Music of Adams and Haydn makes a lakefront summer highlight
If there were an award for clever classical programming in Chicago, Carlos Kalmar and the Grant Park Music Festival would win hands down.
Friday night’s program at the Pritzker Pavilion was a typically audacious, when-worlds-collide lineup, pairing an early 19th-century mass from an Austrian composer nearing the end of his career with a late 20th-century masterwork by a young American composer just finding his mature voice.
Haydn’s Mass in B-flat major led off the evening, in its festival premiere. Written in 1802, Haydn’s “Harmoniemesse” was his sixth and final mass and also his most expansive, grandly scored for vocal quartet, chorus and orchestra with double winds (the “harmonie” of the title). Uncharacteristically, the elderly composer struggled with completing the work and, while there are passing dark shadows, the mass is still imbued with the energy and spiritual optimism of his best works in the form.

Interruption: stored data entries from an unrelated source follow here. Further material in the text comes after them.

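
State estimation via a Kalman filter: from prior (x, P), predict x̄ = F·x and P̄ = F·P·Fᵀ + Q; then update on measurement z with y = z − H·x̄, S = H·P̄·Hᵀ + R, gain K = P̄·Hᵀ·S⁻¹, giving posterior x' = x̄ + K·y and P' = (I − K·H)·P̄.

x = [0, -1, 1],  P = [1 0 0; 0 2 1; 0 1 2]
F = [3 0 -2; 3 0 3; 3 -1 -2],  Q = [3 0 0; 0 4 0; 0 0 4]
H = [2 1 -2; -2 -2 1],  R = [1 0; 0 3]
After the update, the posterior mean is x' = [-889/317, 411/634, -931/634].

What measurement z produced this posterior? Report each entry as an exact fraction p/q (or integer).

x̄ = F·x = [-2, 3, -1]
P̄ = F·P·Fᵀ + Q = [20 -3 19; -3 31 -6; 19 -6 27]
S = H·P̄·Hᵀ + R = [80 -94; -94 158]
K = P̄·Hᵀ·S⁻¹ = [-392/951 -647/1902; 3/634 -247/634; -1691/1902 -497/951]
x' − x̄ = [-255/317, -1491/634, -297/634] = K·y
y = (KᵀK)⁻¹·Kᵀ·(x' − x̄) = [-3, 6]
z = y + H·x̄ = [-3, 6] + [1, -3] = [-2, 3]

z = [-2, 3]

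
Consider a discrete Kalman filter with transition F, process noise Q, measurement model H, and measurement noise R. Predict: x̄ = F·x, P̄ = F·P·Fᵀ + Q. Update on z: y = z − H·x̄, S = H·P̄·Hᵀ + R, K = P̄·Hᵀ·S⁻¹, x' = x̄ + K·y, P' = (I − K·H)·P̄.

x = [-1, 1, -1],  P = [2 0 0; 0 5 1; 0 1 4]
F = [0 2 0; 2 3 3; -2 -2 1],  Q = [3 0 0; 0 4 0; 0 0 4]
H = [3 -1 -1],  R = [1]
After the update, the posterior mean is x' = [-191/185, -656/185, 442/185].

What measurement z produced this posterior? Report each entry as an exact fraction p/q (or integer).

z = [-2]

x̄ = F·x = [2, -2, -1]
P̄ = F·P·Fᵀ + Q = [23 36 -18; 36 111 -29; -18 -29 32]
S = H·P̄·Hᵀ + R = [185]
K = P̄·Hᵀ·S⁻¹ = [51/185; 26/185; -57/185]
x' − x̄ = [-561/185, -286/185, 627/185] = K·y
y = (KᵀK)⁻¹·Kᵀ·(x' − x̄) = [-11]
z = y + H·x̄ = [-11] + [9] = [-2]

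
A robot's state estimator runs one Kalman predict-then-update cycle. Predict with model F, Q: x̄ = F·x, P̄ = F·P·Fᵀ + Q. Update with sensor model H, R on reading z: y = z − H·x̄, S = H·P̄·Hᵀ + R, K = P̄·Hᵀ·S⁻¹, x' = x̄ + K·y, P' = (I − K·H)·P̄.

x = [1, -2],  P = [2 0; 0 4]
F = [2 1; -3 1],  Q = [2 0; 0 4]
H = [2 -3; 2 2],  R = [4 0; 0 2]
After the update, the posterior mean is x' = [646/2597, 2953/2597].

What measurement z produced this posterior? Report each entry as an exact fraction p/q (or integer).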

Haydn is among Kalmar’s favored composers, as Grant Park’s principal conductor and artistic director mentioned in his introductory notes, and that affection was clear in the vital and energetic performance delivered by the Grant Park Orchestra Friday night. Kalmar brought out the dark cast of the opening “Kyrie” and the “Agnus Dei” as much as the buoyant rhythmic lift he brought to the choral fugues and cumulative weight in the concluding “Dona nobis pacem.”
The four soloists were consistent in their solos and well blended as a unit in the “Agnus Dei,” though elsewhere the balance was dominated by soprano Layla Claire and bass-baritone Daniel Okulitch over mezzo Julie Boulianne and tenor John Tessier. Claire made the strongest impression of the four, with her bright, flexible instrument, though her words were fitfully indecipherable.

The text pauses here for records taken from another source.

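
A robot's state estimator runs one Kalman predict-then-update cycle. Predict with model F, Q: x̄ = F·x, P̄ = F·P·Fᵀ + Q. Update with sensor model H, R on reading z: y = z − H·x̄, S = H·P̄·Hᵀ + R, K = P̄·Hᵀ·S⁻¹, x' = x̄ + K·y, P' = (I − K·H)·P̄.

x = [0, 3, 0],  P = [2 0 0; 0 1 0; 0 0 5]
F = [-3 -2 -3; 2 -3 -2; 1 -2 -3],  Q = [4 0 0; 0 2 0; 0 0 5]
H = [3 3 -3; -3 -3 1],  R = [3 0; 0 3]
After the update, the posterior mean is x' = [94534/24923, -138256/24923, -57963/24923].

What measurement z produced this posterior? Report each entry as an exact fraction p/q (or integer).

z = [2, 3]

x̄ = F·x = [-6, -9, -6]
P̄ = F·P·Fᵀ + Q = [71 24 43; 24 39 40; 43 40 56]
S = H·P̄·Hᵀ + R = [435 -594; -594 983]
K = P̄·Hᵀ·S⁻¹ = [3200/24923 -4202/24923; -6893/24923 -7943/24923; -11673/24923 -11947/24923]
x' − x̄ = [244072/24923, 86051/24923, 91575/24923] = K·y
y = (KᵀK)⁻¹·Kᵀ·(x' − x̄) = [29, -36]
z = y + H·x̄ = [29, -36] + [-27, 39] = [2, 3]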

Prepared by Michael Black, chorus master of Lyric Opera, the Grant Park Chorus sang with polish and agility, handling Kalmar’s challenging tempos with aplomb. Apart from some ragged winds in the introduction, the only complaint was the inexplicable decision to allow late seating in the middle of the Gloria, which provided minutes of distracted bustle as audience members shuffled to their seats.
Thirty years after it was premiered, Harmonielehre remains one of John Adams’ finest inspirations, along with his deeply moving tribute to the victims of 9-11, On the Transmigration of Souls.
Unlike much of his recent output, which has offered either slick and jokey superficiality (Absolute Jest) or leaden, preachy political correctness (The Gospel According to the Other Mary), Harmonielehre remains a masterpiece and after three decades still stands as Adams’ most substantial and convincing work for orchestra.
Spanning three movements and 40 minutes, and scored for huge forces, Harmonielhere is a symphony in all but name. The extramusical inspirations are wide and varied, from the title, taken from an Arnold Schoenberg text, to whimsical dreams of flying tankers and his then-infant daughter.
Harmonielehre is ambitious in scale yet ideally proportioned, with a rich vein of thematic material. Adams made a great leap forward in this work, fusing his early minimalist style with soaring lyrical richness and a driving rock edge that cohere masterfully. From the hammering assault of E minor chords that opens the work, we’re not in Kansas (or in Shaker Loops) anymore.
Carlos Kalmar is clearly in synch with Adams’ style and–even with the distraction of repeated passes by low-flying helicopters–led the Grant Park Orchestra in an edgy, powerful performance that did Adams’ music proud in this belated festival premiere. The pulsing rhythms that frame the first movement went with insistent momentum, and the searching contrasting theme was quite beautifully played by the Grant Park strings.
The second movement, “The Anfortas Wound,” reflects an artistic crisis for Adams, and here Kalmar charted the introspective music with great skill and finely layered dynamics. There is an undeniable sense of renewed energy and resurgence in the finale, which had ample propulsive energy, culminating in its grandly affirmative coda.
The playing of the orchestra had more than a few rugged moments, most prominently a mangled trumpet solo in the middle movement. Even so, this Harmonielehre debut offered a highlight of the summer season, and one should grab the rare opportunity to hear Adams’ terrific symphony and the Haydn mass Saturday night.
The program will be repeated 7:30 p.m. Saturday at the Pritzker Pavilion. gpmf.org
Posted in Performances
Posted Aug 08, 2015 at 3:32 pm by David Grusenmeyer
When at intermission I asked one of the ushers why so many latecomers were allowed into their seats in the middle of the Gloria, the usher said that the movers were not late but were avoiding what turned out to be a very brief shower.
Posted Aug 09, 2015 at 10:52 am by Odradek
I agree with the review, but was fortunate to catch Saturday’s performance, where there was no trumpet mangle and no brief shower.
“Harmonielehre” is also being done by the CSO this upcoming, under Edo de Waart, who premiered the piece and made the first recording of it.